McKibben takes on both of the magic twins, and is particularly moving on “inevitability.” We still have choice, he says. Just because a thing has been invented doesn’t mean you have to use it. He offers as exempla the atomic bomb, the Japanese samurais’ rejection of guns, the Chinese abandonment of advanced sea power, and the Amish, who examine each new technology and accept or reject it according to social and spiritual criteria. We too, he says, can accept or reject according to social and spiritual criteria. We can, and we should. We must decide as ourselves—as who we already are as human beings. We must decide from the fullness of our present humanity, flawed though it may be. As I’ve said, McKibben is an optimist. I agree with him about what we should do, but I’m not too sure we’ll do it.

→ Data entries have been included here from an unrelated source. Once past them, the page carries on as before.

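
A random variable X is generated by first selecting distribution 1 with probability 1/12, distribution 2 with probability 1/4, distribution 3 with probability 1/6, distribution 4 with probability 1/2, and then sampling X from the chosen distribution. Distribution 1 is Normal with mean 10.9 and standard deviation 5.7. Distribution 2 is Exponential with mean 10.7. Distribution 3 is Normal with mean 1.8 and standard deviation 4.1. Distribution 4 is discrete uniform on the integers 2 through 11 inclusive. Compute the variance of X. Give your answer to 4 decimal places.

47.5606

Per component, 1: μ=10.9, E[X²]=151.3; 2: μ=10.7, E[X²]=228.98; 3: μ=1.8, E[X²]=20.05; 4: μ=6.5, E[X²]=50.5.
E[X] = 0.0833333·10.9 + 0.25·10.7 + 0.166667·1.8 + 0.5·6.5 = 7.13333.
E[X²] = 0.0833333·151.3 + 0.25·228.98 + 0.166667·20.05 + 0.5·50.5 = 98.445.
Var(X) = E[X²] − (E[X])² = 98.445 − 50.8844 = 47.5606.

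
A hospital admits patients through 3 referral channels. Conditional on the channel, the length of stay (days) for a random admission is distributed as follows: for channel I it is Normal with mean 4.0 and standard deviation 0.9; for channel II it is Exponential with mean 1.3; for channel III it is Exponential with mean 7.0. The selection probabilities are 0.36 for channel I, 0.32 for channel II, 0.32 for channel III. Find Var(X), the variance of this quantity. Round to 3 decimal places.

Per component, I: μ=4, E[X²]=16.81; II: μ=1.3, E[X²]=3.38; III: μ=7, E[X²]=98.
E[X] = 0.36·4 + 0.32·1.3 + 0.32·7 = 4.096.
E[X²] = 0.36·16.81 + 0.32·3.38 + 0.32·98 = 38.4932.
Var(X) = E[X²] − (E[X])² = 38.4932 − 16.7772 = 21.716.

21.716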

The fact is—and this is not a line of thought McKibben pursues—that the argument for the perfectability of mankind rests on a logical fallacy. Thus: Man is by definition imperfect, say those who would perfect him. But those who would perfect him are themselves, by their own definition, imperfect. And imperfect beings cannot make perfect decisions. The decision about what constitutes human perfection would have to be a perfect decision; otherwise the result would be not perfection, but imperfection. As witness the desire for several different mouths.

Perhaps our striving for perfection should take a different, more Blakean form. Perhaps Infinity can be seen in a grain of sand, and Eternity in an hour. Perhaps happiness is not a goal but a road. Perhaps the pursuit of happiness is that happiness. Perhaps we should take a cue from Tennyson, and separate wisdom and knowledge, and admit that wisdom cannot be cloned or manufactured. Perhaps that admission is wisdom. Perhaps enough should be enough for us. Perhaps we should leave well enough alone.